Haley v. Haley

FOOTE, C.

Mrs. Haley instituted an action for divorce against her husband, Salisbury Haley. She alleged and proved that, in a former action for divorce instituted by him against her, he had, in his pleading and affidavits filed in the cause, charged her falsely and maliciously, and for the purpose of grieving her, with having been pregnant at the time of their marriage by a man other than himself, and that she had concealed her condition from him, and by such concealment induced him to marry her. The averments of the complaint were found to be true.

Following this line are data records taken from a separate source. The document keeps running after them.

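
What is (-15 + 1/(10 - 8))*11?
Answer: -319/2 ≈ -159.50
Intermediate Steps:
(-15 + 1/(10 - 8))*11 = (-15 + 1/2)*11 = -29/2*11 = -319/2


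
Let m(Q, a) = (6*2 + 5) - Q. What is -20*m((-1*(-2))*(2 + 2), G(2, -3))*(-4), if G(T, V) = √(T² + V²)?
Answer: 720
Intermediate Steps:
m(Q, a) = 17 - Q (m(Q, a) = (12 + 5) - Q = 17 - Q)
-20*m((-1*(-2))*(2 + 2), G(2, -3))*(-4) = -20*(17 - (-1*(-2))*(2 + 2))*(-4) = -20*(17 - 2*4)*(-4) = -20*(17 - 1*8)*(-4) = -20*(17 - 8)*(-4) = -20*9*(-4) = -180*(-4) = 720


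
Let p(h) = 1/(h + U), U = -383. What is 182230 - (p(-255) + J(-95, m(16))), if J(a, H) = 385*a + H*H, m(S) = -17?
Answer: 139413209/638 ≈ 2.1852e+5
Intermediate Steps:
p(h) = 1/(-383 + h) (p(h) = 1/(h - 383) = 1/(-383 + h))
J(a, H) = H² + 385*a (J(a, H) = 385*a + H² = H² + 385*a)
182230 - (p(-255) + J(-95, m(16))) = 182230 - (1/(-383 - 255) + ((-17)² + 385*(-95))) = 182230 - (1/(-638) + (289 - 36575)) = 182230 - (-1/638 - 36286) = 182230 - 1*(-23150469/638) = 182230 + 23150469/638 = 139413209/638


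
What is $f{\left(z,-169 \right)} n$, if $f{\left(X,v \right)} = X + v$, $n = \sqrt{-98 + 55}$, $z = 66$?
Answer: $- 103 i \sqrt{43} \approx - 675.42 i$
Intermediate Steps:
$n = i \sqrt{43}$ ($n = \sqrt{-43} = i \sqrt{43} \approx 6.5574 i$)
$f{\left(z,-169 \right)} n = \left(66 - 169\right) i \sqrt{43} = - 103 i \sqrt{43}$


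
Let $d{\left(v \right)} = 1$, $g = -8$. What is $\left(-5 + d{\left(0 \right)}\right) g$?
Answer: $32$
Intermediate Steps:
$\left(-5 + d{\left(0 \right)}\right) g = \left(-5 + 1\right) \left(-8\right) = \left(-4\right) \left(-8\right) = 32$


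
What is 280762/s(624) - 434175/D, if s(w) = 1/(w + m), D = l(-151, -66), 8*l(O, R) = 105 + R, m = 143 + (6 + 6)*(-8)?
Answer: 2447929126/13 ≈ 1.8830e+8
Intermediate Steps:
m = 47 (m = 143 + 12*(-8) = 143 - 96 = 47)
l(O, R) = 105/8 + R/8 (l(O, R) = (105 + R)/8 = 105/8 + R/8)
D = 39/8 (D = 105/8 + (⅛)*(-66) = 105/8 - 33/4 = 39/8 ≈ 4.8750)
s(w) = 1/(47 + w) (s(w) = 1/(w + 47) = 1/(47 + w))
280762/s(624) - 434175/D = 280762/(1/(47 + 624)) - 434175/39/8 = 280762/(1/671) - 434175*8/39 = 280762/(1/671) - 1157800/13 = 280762*671 - 1157800/13 = 188391302 - 1157800/13 = 2447929126/13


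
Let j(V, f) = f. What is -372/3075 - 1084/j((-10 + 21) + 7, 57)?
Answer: -1118168/58425 ≈ -19.139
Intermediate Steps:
-372/3075 - 1084/j((-10 + 21) + 7, 57) = -372/3075 - 1084/57 = -372*1/3075 - 1084*1/57 = -124/1025 - 1084/57 = -1118168/58425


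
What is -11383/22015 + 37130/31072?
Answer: 231862187/342025040 ≈ 0.67791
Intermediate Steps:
-11383/22015 + 37130/31072 = -11383*1/22015 + 37130*(1/31072) = -11383/22015 + 18565/15536 = 231862187/342025040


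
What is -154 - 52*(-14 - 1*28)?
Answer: 2030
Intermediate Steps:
-154 - 52*(-14 - 1*28) = -154 - 52*(-14 - 28) = -154 - 52*(-42) = -154 + 2184 = 2030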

We think that such a charge tends to cause “grievous mental suffering, ’ ’ and comes within the rule laid down in Powelson v. Powelson, 22 Cal. 358. The plaintiff testified that it did in fact cause her grievous mental suffering. It is contended, however, that, inasmuch as no other witness gave evidence as to what her feelings were, her testimony on' this point is uncorroborated. But the court finds that the charges were false, and there is nothing in the record to negative the fact that Mrs. Haley was a pure and virtuous woman. This being the case, we think the presumption is that the charge had its natural and usual consequence, and that it is no more necessary to prove that it induces suffering than to prove that bodily injury is followed by pain. The court was entirely justified in its finding on that point.

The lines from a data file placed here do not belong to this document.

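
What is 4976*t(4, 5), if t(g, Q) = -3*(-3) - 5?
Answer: 19904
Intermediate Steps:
t(g, Q) = 4 (t(g, Q) = 9 - 5 = 4)
4976*t(4, 5) = 4976*4 = 19904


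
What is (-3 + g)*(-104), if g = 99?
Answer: -9984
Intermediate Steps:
(-3 + g)*(-104) = (-3 + 99)*(-104) = 96*(-104) = -9984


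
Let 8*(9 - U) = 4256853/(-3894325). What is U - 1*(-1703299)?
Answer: 53065883673653/31154600 ≈ 1.7033e+6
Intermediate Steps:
U = 284648253/31154600 (U = 9 - 4256853/(8*(-3894325)) = 9 - 4256853*(-1)/(8*3894325) = 9 - ⅛*(-4256853/3894325) = 9 + 4256853/31154600 = 284648253/31154600 ≈ 9.1366)
U - 1*(-1703299) = 284648253/31154600 - 1*(-1703299) = 284648253/31154600 + 1703299 = 53065883673653/31154600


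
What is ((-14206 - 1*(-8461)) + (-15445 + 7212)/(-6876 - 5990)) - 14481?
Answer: -260219483/12866 ≈ -20225.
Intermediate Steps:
((-14206 - 1*(-8461)) + (-15445 + 7212)/(-6876 - 5990)) - 14481 = ((-14206 + 8461) - 8233/(-12866)) - 14481 = (-5745 - 8233*(-1/12866)) - 14481 = (-5745 + 8233/12866) - 14481 = -73906937/12866 - 14481 = -260219483/12866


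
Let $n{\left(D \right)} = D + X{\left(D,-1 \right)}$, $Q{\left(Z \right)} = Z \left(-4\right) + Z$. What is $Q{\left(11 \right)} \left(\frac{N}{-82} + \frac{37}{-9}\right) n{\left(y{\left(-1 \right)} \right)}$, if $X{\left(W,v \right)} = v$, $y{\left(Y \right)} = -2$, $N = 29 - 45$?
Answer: $- \frac{15895}{41} \approx -387.68$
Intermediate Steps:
$N = -16$ ($N = 29 - 45 = -16$)
$Q{\left(Z \right)} = - 3 Z$ ($Q{\left(Z \right)} = - 4 Z + Z = - 3 Z$)
$n{\left(D \right)} = -1 + D$ ($n{\left(D \right)} = D - 1 = -1 + D$)
$Q{\left(11 \right)} \left(\frac{N}{-82} + \frac{37}{-9}\right) n{\left(y{\left(-1 \right)} \right)} = \left(-3\right) 11 \left(- \frac{16}{-82} + \frac{37}{-9}\right) \left(-1 - 2\right) = - 33 \left(\left(-16\right) \left(- \frac{1}{82}\right) + 37 \left(- \frac{1}{9}\right)\right) \left(-3\right) = - 33 \left(\frac{8}{41} - \frac{37}{9}\right) \left(-3\right) = \left(-33\right) \left(- \frac{1445}{369}\right) \left(-3\right) = \frac{15895}{123} \left(-3\right) = - \frac{15895}{41}$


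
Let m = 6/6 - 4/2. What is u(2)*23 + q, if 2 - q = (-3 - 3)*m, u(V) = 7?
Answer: 157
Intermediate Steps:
m = -1 (m = 6*(1/6) - 4*1/2 = 1 - 2 = -1)
q = -4 (q = 2 - (-3 - 3)*(-1) = 2 - (-6)*(-1) = 2 - 1*6 = 2 - 6 = -4)
u(2)*23 + q = 7*23 - 4 = 161 - 4 = 157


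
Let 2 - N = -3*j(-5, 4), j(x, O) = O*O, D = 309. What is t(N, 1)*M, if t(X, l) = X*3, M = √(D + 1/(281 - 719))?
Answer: 25*√59279358/73 ≈ 2636.8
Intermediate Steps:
j(x, O) = O²
M = √59279358/438 (M = √(309 + 1/(281 - 719)) = √(309 + 1/(-438)) = √(309 - 1/438) = √(135341/438) = √59279358/438 ≈ 17.578)
N = 50 (N = 2 - (-3)*4² = 2 - (-3)*16 = 2 - 1*(-48) = 2 + 48 = 50)
t(X, l) = 3*X
t(N, 1)*M = (3*50)*(√59279358/438) = 150*(√59279358/438) = 25*√59279358/73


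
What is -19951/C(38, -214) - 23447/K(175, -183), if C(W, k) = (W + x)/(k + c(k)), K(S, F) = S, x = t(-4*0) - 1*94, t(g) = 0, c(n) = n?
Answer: -53415819/350 ≈ -1.5262e+5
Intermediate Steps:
x = -94 (x = 0 - 1*94 = 0 - 94 = -94)
C(W, k) = (-94 + W)/(2*k) (C(W, k) = (W - 94)/(k + k) = (-94 + W)/((2*k)) = (-94 + W)*(1/(2*k)) = (-94 + W)/(2*k))
-19951/C(38, -214) - 23447/K(175, -183) = -19951*(-428/(-94 + 38)) - 23447/175 = -19951/((½)*(-1/214)*(-56)) - 23447*1/175 = -19951/14/107 - 23447/175 = -19951*107/14 - 23447/175 = -2134757/14 - 23447/175 = -53415819/350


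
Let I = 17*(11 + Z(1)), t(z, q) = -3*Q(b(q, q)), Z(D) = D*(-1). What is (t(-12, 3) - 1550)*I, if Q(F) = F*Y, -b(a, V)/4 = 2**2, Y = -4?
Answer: -296140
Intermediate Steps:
b(a, V) = -16 (b(a, V) = -4*2**2 = -4*4 = -16)
Q(F) = -4*F (Q(F) = F*(-4) = -4*F)
Z(D) = -D
t(z, q) = -192 (t(z, q) = -(-12)*(-16) = -3*64 = -192)
I = 170 (I = 17*(11 - 1*1) = 17*(11 - 1) = 17*10 = 170)
(t(-12, 3) - 1550)*I = (-192 - 1550)*170 = -1742*170 = -296140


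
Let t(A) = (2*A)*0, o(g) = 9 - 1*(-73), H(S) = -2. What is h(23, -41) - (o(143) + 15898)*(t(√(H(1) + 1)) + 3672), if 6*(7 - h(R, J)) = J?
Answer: -352071277/6 ≈ -5.8679e+7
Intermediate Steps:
o(g) = 82 (o(g) = 9 + 73 = 82)
h(R, J) = 7 - J/6
t(A) = 0
h(23, -41) - (o(143) + 15898)*(t(√(H(1) + 1)) + 3672) = (7 - ⅙*(-41)) - (82 + 15898)*(0 + 3672) = (7 + 41/6) - 15980*3672 = 83/6 - 1*58678560 = 83/6 - 58678560 = -352071277/6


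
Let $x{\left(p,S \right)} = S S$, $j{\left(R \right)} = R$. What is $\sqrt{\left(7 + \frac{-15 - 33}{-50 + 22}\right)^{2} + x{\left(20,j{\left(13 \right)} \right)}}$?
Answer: $\frac{\sqrt{12002}}{7} \approx 15.651$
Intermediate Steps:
$x{\left(p,S \right)} = S^{2}$
$\sqrt{\left(7 + \frac{-15 - 33}{-50 + 22}\right)^{2} + x{\left(20,j{\left(13 \right)} \right)}} = \sqrt{\left(7 + \frac{-15 - 33}{-50 + 22}\right)^{2} + 13^{2}} = \sqrt{\left(7 - \frac{48}{-28}\right)^{2} + 169} = \sqrt{\left(7 - - \frac{12}{7}\right)^{2} + 169} = \sqrt{\left(7 + \frac{12}{7}\right)^{2} + 169} = \sqrt{\left(\frac{61}{7}\right)^{2} + 169} = \sqrt{\frac{3721}{49} + 169} = \sqrt{\frac{12002}{49}} = \frac{\sqrt{12002}}{7}$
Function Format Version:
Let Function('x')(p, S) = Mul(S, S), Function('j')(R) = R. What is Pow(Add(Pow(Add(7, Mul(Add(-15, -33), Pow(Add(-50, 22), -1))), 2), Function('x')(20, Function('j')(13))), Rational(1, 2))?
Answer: Mul(Rational(1, 7), Pow(12002, Rational(1, 2))) ≈ 15.651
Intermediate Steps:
Function('x')(p, S) = Pow(S, 2)
Pow(Add(Pow(Add(7, Mul(Add(-15, -33), Pow(Add(-50, 22), -1))), 2), Function('x')(20, Function('j')(13))), Rational(1, 2)) = Pow(Add(Pow(Add(7, Mul(Add(-15, -33), Pow(Add(-50, 22), -1))), 2), Pow(13, 2)), Rational(1, 2)) = Pow(Add(Pow(Add(7, Mul(-48, Pow(-28, -1))), 2), 169), Rational(1, 2)) = Pow(Add(Pow(Add(7, Mul(-48, Rational(-1, 28))), 2), 169), Rational(1, 2)) = Pow(Add(Pow(Add(7, Rational(12, 7)), 2), 169), Rational(1, 2)) = Pow(Add(Pow(Rational(61, 7), 2), 169), Rational(1, 2)) = Pow(Add(Rational(3721, 49), 169), Rational(1, 2)) = Pow(Rational(12002, 49), Rational(1, 2)) = Mul(Rational(1, 7), Pow(12002, Rational(1, 2)))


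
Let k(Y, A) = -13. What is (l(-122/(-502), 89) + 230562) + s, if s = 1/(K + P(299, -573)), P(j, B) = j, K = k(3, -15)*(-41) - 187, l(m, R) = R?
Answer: 148769896/645 ≈ 2.3065e+5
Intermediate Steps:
K = 346 (K = -13*(-41) - 187 = 533 - 187 = 346)
s = 1/645 (s = 1/(346 + 299) = 1/645 ≈ 0.0015504)
(l(-122/(-502), 89) + 230562) + s = (89 + 230562) + 1/645 = 230651 + 1/645 = 148769896/645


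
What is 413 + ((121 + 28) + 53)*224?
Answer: 45661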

The judgment made and entered in a former action between these same parties was not such an adjudication of the matters set up by the cross-complaint in the present action as would bar the plaintiff’s right of recovery; for, although Mr. Haley’s charges against his wife of a want of chastity, etc., had been previously passed upon by the trial court in the former action, yet that court found adversely to him on the point, and repudiated the charge as being untrue. Therefore it would be a violation of Mrs. Haley’s legal right to say that because her husband had in that first action made groundless and cruel charges against her, on which the court had fixed the seal of disbelief, that she, in this action, may not, by her complaint, make such charges so made the proper basis of present judicial inquiry, with a view to determine whether such conduct on his part did or not entitle her to seek for and obtain a divorce from him.

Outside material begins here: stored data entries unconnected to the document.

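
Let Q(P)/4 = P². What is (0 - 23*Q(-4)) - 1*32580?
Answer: -34052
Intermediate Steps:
Q(P) = 4*P²
(0 - 23*Q(-4)) - 1*32580 = (0 - 92*(-4)²) - 1*32580 = (0 - 92*16) - 32580 = (0 - 23*64) - 32580 = (0 - 1472) - 32580 = -1472 - 32580 = -34052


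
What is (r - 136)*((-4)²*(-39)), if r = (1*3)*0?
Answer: 84864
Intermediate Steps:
r = 0 (r = 3*0 = 0)
(r - 136)*((-4)²*(-39)) = (0 - 136)*((-4)²*(-39)) = -2176*(-39) = -136*(-624) = 84864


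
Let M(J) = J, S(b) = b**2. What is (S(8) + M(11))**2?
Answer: 5625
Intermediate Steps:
(S(8) + M(11))**2 = (8**2 + 11)**2 = (64 + 11)**2 = 75**2 = 5625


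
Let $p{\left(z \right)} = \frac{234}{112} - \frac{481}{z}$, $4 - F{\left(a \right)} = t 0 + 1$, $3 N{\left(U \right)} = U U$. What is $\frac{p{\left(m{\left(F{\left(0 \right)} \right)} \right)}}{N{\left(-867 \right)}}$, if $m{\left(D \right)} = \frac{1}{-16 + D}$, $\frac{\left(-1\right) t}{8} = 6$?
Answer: $\frac{20605}{825384} \approx 0.024964$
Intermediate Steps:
$t = -48$ ($t = \left(-8\right) 6 = -48$)
$N{\left(U \right)} = \frac{U^{2}}{3}$ ($N{\left(U \right)} = \frac{U U}{3} = \frac{U^{2}}{3}$)
$F{\left(a \right)} = 3$ ($F{\left(a \right)} = 4 - \left(\left(-48\right) 0 + 1\right) = 4 - \left(0 + 1\right) = 4 - 1 = 3$)
$p{\left(z \right)} = \frac{117}{56} - \frac{481}{z}$ ($p{\left(z \right)} = 234 \cdot \frac{1}{112} - \frac{481}{z} = \frac{117}{56} - \frac{481}{z}$)
$\frac{p{\left(m{\left(F{\left(0 \right)} \right)} \right)}}{N{\left(-867 \right)}} = \frac{\frac{117}{56} - \frac{481}{\frac{1}{-16 + 3}}}{\frac{1}{3} \left(-867\right)^{2}} = \frac{\frac{117}{56} - \frac{481}{\frac{1}{-13}}}{\frac{1}{3} \cdot 751689} = \frac{\frac{117}{56} - \frac{481}{- \frac{1}{13}}}{250563} = \left(\frac{117}{56} - -6253\right) \frac{1}{250563} = \left(\frac{117}{56} + 6253\right) \frac{1}{250563} = \frac{350285}{56} \cdot \frac{1}{250563} = \frac{20605}{825384}$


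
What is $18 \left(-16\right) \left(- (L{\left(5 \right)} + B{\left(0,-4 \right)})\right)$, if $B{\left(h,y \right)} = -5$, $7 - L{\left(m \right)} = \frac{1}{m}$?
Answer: $\frac{2592}{5} \approx 518.4$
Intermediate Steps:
$L{\left(m \right)} = 7 - \frac{1}{m}$
$18 \left(-16\right) \left(- (L{\left(5 \right)} + B{\left(0,-4 \right)})\right) = 18 \left(-16\right) \left(- (\left(7 - \frac{1}{5}\right) - 5)\right) = - 288 \left(- (\left(7 - \frac{1}{5}\right) - 5)\right) = - 288 \left(- (\frac{34}{5} - 5)\right) = - 288 \left(\left(-1\right) \frac{9}{5}\right) = \left(-288\right) \left(- \frac{9}{5}\right) = \frac{2592}{5}$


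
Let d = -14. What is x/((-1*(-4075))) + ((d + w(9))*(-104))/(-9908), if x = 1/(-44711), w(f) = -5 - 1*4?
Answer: -108954002827/451302774025 ≈ -0.24142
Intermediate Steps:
w(f) = -9 (w(f) = -5 - 4 = -9)
x = -1/44711 ≈ -2.2366e-5
x/((-1*(-4075))) + ((d + w(9))*(-104))/(-9908) = -1/(44711*((-1*(-4075)))) + ((-14 - 9)*(-104))/(-9908) = -1/44711/4075 - 23*(-104)*(-1/9908) = -1/44711*1/4075 + 2392*(-1/9908) = -1/182197325 - 598/2477 = -108954002827/451302774025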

*768We perceive no error in the trial court’s assigning to her the judgment for fifteen hundred dollars, which her husband had formerly obtained against her; for to enforce that judgment would have been inequitable, since the money, which was the basis of the action wherein that judgment was recovered, had been voluntarily given to her by him on the settlement of a former suit, and he had no just right to recover it back.

Upon the whole record, we observe no prejudicial error, and the judgment and order should be affirmed.

We concur: Belcher, C. C.; Hayne, C.

By the COURT.—For the reasons given in the foregoing opinion the judgment and order are affirmed.